There’s a reason why they call them dirt bikes. But this also doesn’t mean that you can no longer enjoy it on the country’s paved roads and highways. However, before you take your bike off the dirt road and onto asphalt, make sure that it conforms to your state’s definition of a street legal motorcycle first. You don’t want to get apprehended on the highway for using a bike that is not street legal. Here’s how to make your dirt bike worthy of the country’s asphalt roads.
Check Your State’s Requirements for a Street Legal Motorcycle
The definition of an on-road or street legal motorcycle is dependent on the state where you live. Like everything else, different states will have their own set of rules on what constitutes a street legal bike. This also means a lot of research and paperwork. It’s imperative that you determine the Federal Minimum Requirement that the government requires of all on-road motorcycles. It’s also important to check if you need a tag, a title, and a registration for your converted on-road motorcycle.
It may be wise to enlist the services of a company that has handled such transactions before. Sure, you’ll be paying a hefty sum but considering the hassle and stress of going through all these legal obstacles, having someone do it for you is a blessing. Legal companies can give you a concise, quick, and hassle-free motorcycle documentation services. This way, you can keep your energy on the actual conversion of your dirt bike.
Make the Necessary Modifications to Your Dirt Bike
While the legal company assists you in the documentation of your dirt bike conversion, you can start executing your plan. Depending on your state regulations, you will be performing some or all of the following modifications on your dirt bike.
Dirt bikes often have a racing number plate mounted onto the area where the headlight should be. As such, this is one modification you have to perform. Ditch the plate and install a DOT-approved headlight. Depending on the specific requirements of your state, the headlight should have both high-beam and low-beam capabilities.
Tail and Brake Light
All roadworthy motorcycles need a tail light with integrated brake light functionality. Again, the type of tail light that you have to install on your bike should be DOT-approved. The tail light should also be on while the front position light is on. As for the brake lights, this should have a mechanism that allows you to turn it on by pressing on the brake pedal.

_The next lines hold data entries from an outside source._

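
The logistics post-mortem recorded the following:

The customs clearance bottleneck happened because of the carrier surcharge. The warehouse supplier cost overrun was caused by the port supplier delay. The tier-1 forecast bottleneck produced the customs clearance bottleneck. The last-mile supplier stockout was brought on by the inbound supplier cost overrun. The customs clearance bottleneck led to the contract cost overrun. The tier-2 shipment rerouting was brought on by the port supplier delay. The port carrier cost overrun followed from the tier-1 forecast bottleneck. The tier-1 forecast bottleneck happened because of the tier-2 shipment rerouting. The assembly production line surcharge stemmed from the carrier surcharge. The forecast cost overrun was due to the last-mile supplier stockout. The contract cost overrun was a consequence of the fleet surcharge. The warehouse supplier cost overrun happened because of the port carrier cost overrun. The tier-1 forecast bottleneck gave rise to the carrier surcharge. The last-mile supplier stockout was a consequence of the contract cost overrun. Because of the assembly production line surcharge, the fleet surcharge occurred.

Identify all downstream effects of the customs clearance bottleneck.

the contract cost overrun, the forecast cost overrun, the last-mile supplier stockout

Direct effects: the contract cost overrun.
2 steps out: the last-mile supplier stockout.
3 steps out: the forecast cost overrun.
Not reachable from it: the port supplier delay, the tier-2 shipment rerouting, the tier-1 forecast bottleneck, the port carrier cost overrun, the carrier surcharge, the assembly production line surcharge, the fleet surcharge, the inbound supplier cost overrun, the warehouse supplier cost overrun.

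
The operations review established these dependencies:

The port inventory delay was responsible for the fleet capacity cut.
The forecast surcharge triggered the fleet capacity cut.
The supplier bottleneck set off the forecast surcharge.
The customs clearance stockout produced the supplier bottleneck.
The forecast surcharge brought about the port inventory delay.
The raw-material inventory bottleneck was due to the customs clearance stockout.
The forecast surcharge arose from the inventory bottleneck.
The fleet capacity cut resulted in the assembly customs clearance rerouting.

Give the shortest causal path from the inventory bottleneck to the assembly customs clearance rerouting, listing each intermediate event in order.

the inventory bottleneck → the forecast surcharge
the forecast surcharge → the fleet capacity cut
the fleet capacity cut → the assembly customs clearance rerouting
Length: 3 steps.

the inventory bottleneck → the forecast surcharge → the fleet capacity cut → the assembly customs clearance rerouting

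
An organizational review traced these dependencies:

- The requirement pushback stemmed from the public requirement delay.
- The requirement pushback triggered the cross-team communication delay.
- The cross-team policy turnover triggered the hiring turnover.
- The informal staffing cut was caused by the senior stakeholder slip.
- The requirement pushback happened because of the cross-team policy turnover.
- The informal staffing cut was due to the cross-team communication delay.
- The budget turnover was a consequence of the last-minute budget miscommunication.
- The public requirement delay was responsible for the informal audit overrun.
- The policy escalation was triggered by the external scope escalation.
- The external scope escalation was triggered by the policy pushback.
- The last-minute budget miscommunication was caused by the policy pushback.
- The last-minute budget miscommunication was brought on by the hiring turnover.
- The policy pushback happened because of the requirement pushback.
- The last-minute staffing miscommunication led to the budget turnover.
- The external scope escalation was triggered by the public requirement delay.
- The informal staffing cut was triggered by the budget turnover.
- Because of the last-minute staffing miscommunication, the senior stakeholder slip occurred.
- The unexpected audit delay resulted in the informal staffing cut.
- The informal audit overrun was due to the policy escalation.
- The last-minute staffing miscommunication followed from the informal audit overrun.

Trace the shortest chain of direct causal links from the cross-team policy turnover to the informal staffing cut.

the cross-team policy turnover → the requirement pushback
the requirement pushback → the cross-team communication delay
the cross-team communication delay → the informal staffing cut
Length: 3 steps.

the cross-team policy turnover → the requirement pushback → the cross-team communication delay → the informal staffing cut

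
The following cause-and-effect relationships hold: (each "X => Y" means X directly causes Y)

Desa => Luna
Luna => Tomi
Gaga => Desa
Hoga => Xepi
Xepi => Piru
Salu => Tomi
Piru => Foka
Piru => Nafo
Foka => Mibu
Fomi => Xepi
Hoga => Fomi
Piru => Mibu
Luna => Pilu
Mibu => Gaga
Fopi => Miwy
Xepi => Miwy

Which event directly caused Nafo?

Piru

Upstream contributors include Hoga, Fomi, Xepi, but only Piru feeds directly into Nafo.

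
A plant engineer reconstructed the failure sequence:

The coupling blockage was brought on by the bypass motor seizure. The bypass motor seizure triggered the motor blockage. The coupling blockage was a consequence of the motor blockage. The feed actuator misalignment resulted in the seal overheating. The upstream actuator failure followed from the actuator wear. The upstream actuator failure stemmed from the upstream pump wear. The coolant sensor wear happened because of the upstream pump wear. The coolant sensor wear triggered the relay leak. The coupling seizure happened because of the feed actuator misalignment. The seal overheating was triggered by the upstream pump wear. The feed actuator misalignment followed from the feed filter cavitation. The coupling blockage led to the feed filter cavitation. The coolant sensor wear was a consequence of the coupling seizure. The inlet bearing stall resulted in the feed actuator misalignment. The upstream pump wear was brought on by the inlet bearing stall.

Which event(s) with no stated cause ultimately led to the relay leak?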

Not all states require on-road motorcycles to have turn signals. However, it would be for your own benefit if you install a system on your bike. Most states require the installation of turn signal lights on both the front and the rear of the motorcycle. Like everything else, the system has to be duly-approved by the DOT. Place the switch of the turn signals on the left-hand grip.
Some states require the installation of two side or rear-view mirrors on any dirt bike that’s bound for conversion into a street legal bike. There are also states that require only one. There are also no strict rules as to the design of mirror you can place on your bike. The important criteria here is optimum view of the rear.
Many states expect on-road motorcycles to have electronically-controlled horns. Riders can activate the horn with a simple press of a button. Now, there are also states that consider the use of conventional squeeze-type horn to be fine. Perhaps the most important consideration here will be the noise level of the horn. It would be senseless to install a horn that is so weak in alerting other motorists.
With the exception of California, there aren’t any hard and fast rules when it comes to an exhaust system that’s street legal. As long as the exhaust system meets sound regulations, is in good shape, and doesn’t emit too much smoke, then it should be fine. Your best bet here is to install an exhaust system that’s EPA-approved.
Brake System, Wheels, and Tires
Depending on how you want your on-road bike to handle, you can make a number of modifications to its brake system, wheels, and tires. If you’re looking for a dual-sport bike, the stock wheels of the dirt bike are acceptable. However, it should always be DOT-approved. The same is true for super-moto types of bikes. They will need sportbike wheels, street tires, and large brake disc rotors. All of these have to be DOT-approved.
License Plate Holder
All vehicles, including motorcycles that run on roads need to have their own license plates. Hence, it’s imperative that you also install a bracket to hold your bike’s license plates. States have specific requirements as to how the license plate holder should be installed. Make sure you check these rules.
Odometer, Speedometer, and Tachometer
Not all states require these instruments on your bike. However, it would still be nice to have these installed. They can give you an idea of your engine speed, velocity, and the distance covered. There are products that can integrate at least two of these technologies.
It’s not important if you put a kickstand on your bike or not. However, keep in mind that not every place you’re going to will have a ready bike stand to accommodate your ride. As such, installing a kickstand can sure get you all ready for a ride on city streets and highways.
This is not a fundamental requirement when converting from a dirt bike to an on-road motorcycle. However, you need to understand that dirt bikes often have low-speed gears. Once you hit the highway, you may not be able to hit max speed. Hence, it’s always a good idea to change the gear ratios to fit on-road specifications.
Converting your dirt bike into a street legal motorcycle requires compliance with federal, state, and local regulations. It’s best to check them out first before modifying your dirt bike.